A Renault agradeceu o trabalho de Nico Hulkenberg, mas as loas e os elogios não tiram a tristeza ao piloto alemão que em 2020 será mais um “ex-piloto” de Fórmula 1 que deixou excelente impressão pelas equipas por onde passou.

Otmar Szafnauer, antigo responsável da Force India, referiu: “Pessoalmente, adoro o Nico. Penso que ele tem talento, é uma pessoa fixe, muito honesta e direta, depois de o conhecermos. Não há meias palavras com ele e penso que ele é suficientemente bom para ficar.”

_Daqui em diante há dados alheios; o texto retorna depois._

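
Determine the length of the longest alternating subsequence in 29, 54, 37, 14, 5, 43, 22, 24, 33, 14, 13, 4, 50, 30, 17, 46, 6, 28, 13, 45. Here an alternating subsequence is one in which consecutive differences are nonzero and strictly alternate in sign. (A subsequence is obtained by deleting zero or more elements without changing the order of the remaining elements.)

14

Track the best alternating length ending on an up-step vs a down-step at each position: up/down = 1/1, 2/1, 2/3, 1/3, 1/3, 4/3, 4/5, 6/5, 6/5, 4/7, 4/7, 1/7, 8/3, 8/9, 8/9, 10/9, 8/11, 12/11, 12/13, 14/11.
The maximum over both is 14; one such subsequence is 29, 54, 37, 43, 22, 24, 14, 50, 30, 46, 6, 28, 13, 45.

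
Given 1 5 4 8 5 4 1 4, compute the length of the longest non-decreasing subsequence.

One longest non-decreasing subsequence is 1, 4, 4, 4 (positions 1,3,6,8), of length 4; no longer one exists.

4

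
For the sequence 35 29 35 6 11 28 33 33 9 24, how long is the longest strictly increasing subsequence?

4

One longest increasing subsequence is 6, 11, 28, 33 (positions 4,5,6,7), of length 4; no longer one exists.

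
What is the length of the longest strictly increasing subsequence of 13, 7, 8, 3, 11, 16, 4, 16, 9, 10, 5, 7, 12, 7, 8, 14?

6

One longest increasing subsequence is 7, 8, 9, 10, 12, 14 (positions 2,3,9,10,13,16), of length 6; no longer one exists.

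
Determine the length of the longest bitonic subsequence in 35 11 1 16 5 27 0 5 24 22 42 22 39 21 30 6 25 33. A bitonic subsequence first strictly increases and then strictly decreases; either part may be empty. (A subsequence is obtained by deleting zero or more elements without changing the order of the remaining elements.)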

Já Hulkenberg finaliza: “Comecei a perseguir o sonho da F1 quando tinha sete anos e se alguém nessa altura me dissesse que iria ter uma carreira de 10 anos na F1, diria que estava louco, mas aceitaria. Foi bom, estou feliz com a minha carreira, tendo sido muito fiável e consistente em equipas da segunda metade da tabela. Não tenho de me esconder de nada!”